SuperNEMO-DBD / Falaise

Simulation, Reconstruction and Analysis Software for the SuperNEMO Experiment
http://supernemo.org/Falaise
GNU General Public License v3.0
5 stars 26 forks source link

Task: Rationalize Storage and Retrieval of Metadata in Falaise #157

Open drbenmorgan opened 4 years ago

drbenmorgan commented 4 years ago

This task is to bring together several issues on metadata into one for coherence sake. Directly affected issues which are merged are:

Indirect, but related Issues are #90 on Conditions Data access, and demos of the Art mechanisms in SuperNEMO-DBD/Impressionist#6. It's also strongly correlated with data cataloguing as metadata likely forms the basis of that system.

Overview

In Falaise applications, "metadata" is stored in .brio files in a TTree named "GI". Each entry in the tree is an instance of the datatools::properties dictionary class, each of which is intended to form a section of an overall datatools::multi_properties instance. Falaise applications have the option to read/write this multi_properties object to a text file separate from the .brio file holding the events.

At present, read/write of data to the "GI" store is handled by the application code, with no way for plugin modules to read/write it. No external programs area available to query the metadata of a .brio file.

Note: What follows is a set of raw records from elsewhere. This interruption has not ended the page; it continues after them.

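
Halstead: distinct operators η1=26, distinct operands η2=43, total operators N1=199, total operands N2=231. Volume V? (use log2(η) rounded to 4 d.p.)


Formula: V = N * log2(η), where N = N1 + N2 and η = η1 + η2
η = 26 + 43 = 69
N = 199 + 231 = 430
log2(69) ≈ 6.1085
V = 430 * 6.1085 = 2626.66

2626.66


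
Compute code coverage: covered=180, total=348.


Coverage = covered / total * 100
Coverage = 180 / 348 * 100
Coverage = 51.72%

51.72%


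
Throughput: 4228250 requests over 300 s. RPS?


Formula: throughput = requests / seconds
throughput = 4228250 / 300
throughput = 14094.17 requests/second

14094.17 requests/second


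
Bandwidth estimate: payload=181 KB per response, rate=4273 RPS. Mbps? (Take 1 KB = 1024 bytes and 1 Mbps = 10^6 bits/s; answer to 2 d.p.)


Formula: Mbps = payload_bytes * RPS * 8 / 1e6
Payload per request = 181 KB = 181 * 1024 = 185344 bytes
Total bytes/sec = 185344 * 4273 = 791974912
Total bits/sec = 791974912 * 8 = 6335799296
Mbps = 6335799296 / 1e6 = 6335.8

6335.8 Mbps


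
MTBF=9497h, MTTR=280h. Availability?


Availability = MTBF / (MTBF + MTTR)
Availability = 9497 / (9497 + 280)
Availability = 9497 / 9777
Availability = 97.1361%

97.1361%


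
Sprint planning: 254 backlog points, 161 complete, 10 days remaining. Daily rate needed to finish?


Formula: Required rate = Remaining points / Days left
Remaining = 254 - 161 = 93 points
Required rate = 93 / 10 = 9.3 points/day

9.3 points/day


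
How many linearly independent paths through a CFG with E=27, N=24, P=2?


Formula: V(G) = E - N + 2P
V(G) = 27 - 24 + 2*2
V(G) = 3 + 4
V(G) = 7

7


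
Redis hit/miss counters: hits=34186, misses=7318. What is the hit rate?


Formula: hit rate = hits / (hits + misses) * 100
hit rate = 34186 / (34186 + 7318) * 100
hit rate = 34186 / 41504 * 100
hit rate = 82.37%

82.37%


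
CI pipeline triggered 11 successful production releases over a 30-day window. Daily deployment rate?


Formula: deployments per day = releases / days
= 11 / 30
= 0.367 deploys/day
(equivalently, 2.57 deploys/week)

0.367 deploys/day


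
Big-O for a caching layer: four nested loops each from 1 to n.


Reasoning: four levels of nesting
Complexity: O(n^4)

O(n^4)


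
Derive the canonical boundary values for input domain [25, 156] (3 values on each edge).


Range: [25, 156]
Boundaries: just below min, min, min+1, max-1, max, just above max
Values: [24, 25, 26, 155, 156, 157]

[24, 25, 26, 155, 156, 157]


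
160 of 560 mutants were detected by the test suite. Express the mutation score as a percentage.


Mutation score = killed / total * 100
Mutation score = 160 / 560 * 100
Mutation score = 28.57%

28.57%


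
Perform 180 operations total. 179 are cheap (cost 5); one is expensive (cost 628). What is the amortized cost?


Formula: Amortized cost = Total cost / Operations
Total cost = (179 * 5) + (1 * 628)
Total cost = 895 + 628 = 1523
Amortized = 1523 / 180 = 8.4611

8.4611


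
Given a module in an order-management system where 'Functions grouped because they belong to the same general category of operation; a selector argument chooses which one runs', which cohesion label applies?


Reasoning: Grouped by category of activity, not by data or sequence
Type: Logical cohesion

Logical cohesion


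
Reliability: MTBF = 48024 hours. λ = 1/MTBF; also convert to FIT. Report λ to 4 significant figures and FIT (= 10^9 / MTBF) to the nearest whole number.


Formula: λ = 1 / MTBF; FIT = λ × 1e9 = 1e9 / MTBF
λ = 1 / 48024 ≈ 2.082e-05 failures/hour
FIT = 1e9 / 48024 ≈ 20823 failures per 1e9 hours (nearest whole number)

λ = 2.082e-05 /h, FIT = 20823


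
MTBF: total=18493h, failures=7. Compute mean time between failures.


Formula: MTBF = Total operating time / Number of failures
MTBF = 18493 / 7
MTBF = 2641.86 hours

2641.86 hours


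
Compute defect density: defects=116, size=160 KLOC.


Defect density = defects / KLOC
Defect density = 116 / 160
Defect density = 0.725 defects/KLOC

0.725 defects/KLOC


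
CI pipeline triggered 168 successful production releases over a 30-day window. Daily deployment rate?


Formula: deployments per day = releases / days
= 168 / 30
= 5.6 deploys/day
(equivalently, 39.2 deploys/week)

5.6 deploys/day


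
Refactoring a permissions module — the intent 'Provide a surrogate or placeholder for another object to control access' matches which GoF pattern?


This matches the Proxy pattern

Proxy


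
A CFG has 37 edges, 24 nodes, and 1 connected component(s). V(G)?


Formula: V(G) = E - N + 2P
V(G) = 37 - 24 + 2*1
V(G) = 13 + 2
V(G) = 15

15


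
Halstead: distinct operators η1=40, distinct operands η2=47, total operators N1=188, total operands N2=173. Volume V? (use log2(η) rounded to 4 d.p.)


Formula: V = N * log2(η), where N = N1 + N2 and η = η1 + η2
η = 40 + 47 = 87
N = 188 + 173 = 361
log2(87) ≈ 6.4429
V = 361 * 6.4429 = 2325.89

2325.89


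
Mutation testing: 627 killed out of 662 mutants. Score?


Mutation score = killed / total * 100
Mutation score = 627 / 662 * 100
Mutation score = 94.71%

94.71%


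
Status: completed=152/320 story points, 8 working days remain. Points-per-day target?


Formula: Required rate = Remaining points / Days left
Remaining = 320 - 152 = 168 points
Required rate = 168 / 8 = 21.0 points/day

21.0 points/day


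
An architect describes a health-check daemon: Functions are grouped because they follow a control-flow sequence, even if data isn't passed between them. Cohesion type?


Reasoning: Grouped by order of execution within a routine, not by data flow
Type: Procedural cohesion

Procedural cohesion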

There is no documentation on what is stored in the .brio file.

Proposed Improvements

  1. Provide a falaise-file-dumper application to allow query/dumping of the metadata store(s).
    • Remove the ability of flsimulate/flreconstruct themselves to read/write the metadata to a separate file. This can lead to a loss of coherence between meta/event data.
    • The effect of a "separate" metadata file can be achieved by running falaise-file-dumper on the brio file after it's generated.
    • Depending on the systems outside of Falaise that consume the metadata, may want JSON output as well as multi/properties.
  2. Improve what data is always stored. For example, #57 outline some of the data that should be present from a simulation run.
    • From flsimulate, the full settings should be stored.
    • From flreconstruct, the full pipeline script and configuration should be stored, including any custom variant settings. *Plus, all settings from the input file should be stored (directly or indirectly via some primary key).
    • The main idea is so that the complete processing "provenance" can be tracked.
    • For example, when reading a raw or simulated data file into flreconstruct, we must reconstitute the same geometry for the detector the data originates from!
  3. Maybe provide a "metadata service" that modules in flreconstruct can access.
    • Not for things like conditions data!
    • "Maybe" as metadata is really run/process level info, not event.
    • Likely implement as "write once, read many" to avoid edit/overwrite.

Anything else?

Task(s)

The first "file dumper" task is pretty independent of the rest, so can be its own PR. The second and third tasks needs some input from you all (the second task replaces #118).

@bmorgan can work on the first, but second and third will need volunteers at least for testing and review given their overlap with Reconstruction/Analysis/Data Quality.

drbenmorgan commented 4 years ago

See also BxCppDev/Bayeux#53, which requests implementation of an "include" mechanism for the current scripting files. That'll allow much simpler composition and tracking of configuration, e.g. with inclusion, you could write a script:

...
#@include "snemo/reconstruction/default.conf"

[name="ChargedParticleTracker" type="snemo::reconstruction::charged_particle_tracking_module"]
AFD.minimal_delayed_time : real as time = 25 us

i.e. be able to override single or multiple parameters without having to copy/paste the entire script. Since it also means the configuration of flsimulate/flreconstruct end up in a single multi_properties instance, that'll be much easier to store, track, update and reconstitute.